In an attempt to create jobs, the state government gives taxpayer money to businesses it deems qualified for handouts. These subsidies are unfair, ineffective and impede mutually beneficial trade. Nevertheless, they persist. Not just in Michigan, but in every other state. That’s because these special favors for select businesses serve a political function, if not an economic one.
Lawmakers want to control the discussion about their state’s economic performance, and distributing handouts gives them something to point at to bolster whatever story they want to tell. Want your state to be in on the ground floor of the tech revolution? Subsidize data centers. How about attracting young creative minds? Subsidize film production. Want to address the critical need for farm-to-table citrus? With enough subsidies, Michigan could even “compete” with Florida by growing subsidized oranges.
Even reluctant politicians justify the programs as necessary to compete with other states that offer subsidies. (Never mind that Michigan already spends the third most among all states on corporate handouts.)
These reluctant lawmakers feel like hostile countries in an arms race. They don’t enjoy spending money on special favors, but they feel like they have to keep up.
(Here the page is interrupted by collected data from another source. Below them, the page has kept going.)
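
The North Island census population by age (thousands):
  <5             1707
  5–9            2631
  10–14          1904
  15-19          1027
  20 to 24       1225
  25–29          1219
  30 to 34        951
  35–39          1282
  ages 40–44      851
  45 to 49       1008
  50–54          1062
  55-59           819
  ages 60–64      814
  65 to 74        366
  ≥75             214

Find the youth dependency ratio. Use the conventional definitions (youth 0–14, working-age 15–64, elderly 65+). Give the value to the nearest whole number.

Youth dependency ratio: 61

0–14: 1707 + 2631 + 1904 = 6242
15–64: 1027 + 1225 + 1219 + 951 + 1282 + 851 + 1008 + 1062 + 819 + 814 = 10258
65+: 366 + 214 = 580
Youth dependency ratio = 6242 / 10258 × 100 = 61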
That’s why we worked with friends in other think tanks to craft an interstate compact to eliminate corporate welfare.
States that sign onto the compact agree to stop subsidizing new companies once enough states have signed on.
The tricky part of setting up the compact was to define corporate welfare. Lawmakers often try to hide the fact that companies get taxpayer dollars. When I looked at the state’s reports, I counted 23 different terms for taking taxpayer money and using it to subsidize or support private businesses. In Michigan’s annual 164-page report about corporate subsidies, the only acknowledgment that the money used for its programs came from taxpayers appeared in a single footnote.
But all corporate welfare shares a similar quality: It only goes to select businesses or classes of businesses, not to all companies. Reducing the business tax is an improvement that benefits the entire business climate and is not corporate welfare. Handing out tax credits to particular firms, on the other hand, is corporate welfare. That distinction informed the language we use in the compact.
Competing over quality of life and business climate is healthy. Corporate welfare, however, marks a race to the bottom. It would be good to see Michigan become the first state to agree to stop such harmful competition.